Auch eine Pause kann Musik sein. Warum sie hier, im letzten Stück, ganze 45 Sekunden dauert, erschließt sich aber kaum. Die Zäsur trennt zwei völlig disparate Teile für Akkordeon und Schlagzeug: anfangs lang gezogene, flirrende Klänge vor dumpf grollenden Toms, dann ein kraftvolles Groove-Duett Harmonika/Drumset („Sleep Next To Me“).
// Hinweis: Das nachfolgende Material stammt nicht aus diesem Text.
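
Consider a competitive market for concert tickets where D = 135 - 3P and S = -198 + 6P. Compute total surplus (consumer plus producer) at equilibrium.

Equilibrium: 135 - 3P = -198 + 6P gives P* = 37, Q* = 24.
Demand choke price: P = 45; supply starts at P = 33.
CS = ½(45 − 37)(24) = 96; PS = ½(37 − 33)(24) = 48.

Total surplus = 144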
Wenn heutige Schlagzeuger als Bandleader antreten, gibt es oft was zu entdecken. Ziv Ravitz konnte man hierzulande als Mitglied des Trios Minsarah erleben, später bei Lee Konitz, Omer Klein, Shai Maestro, Yaron Herman. „Taktgeber der jungen israelischen Jazzszene“ nannte ihn die Jüdische Allgemeine – und lag doch daneben. „Die Möglichkeiten des Schlagzeugs sind unermesslich“, sagt Ravitz. „Viele Drummer sehen nur das Takt- und Formgeben, dabei bietet es einen Ozean an schönen Klängen. Kleinste Veränderungen der Textur verändern die ganze Musik.“ Statt die Time zu klopfen, spielt Ravitz mit fließenden Strukturen und elektronisch getriggerten Sounds und Patterns.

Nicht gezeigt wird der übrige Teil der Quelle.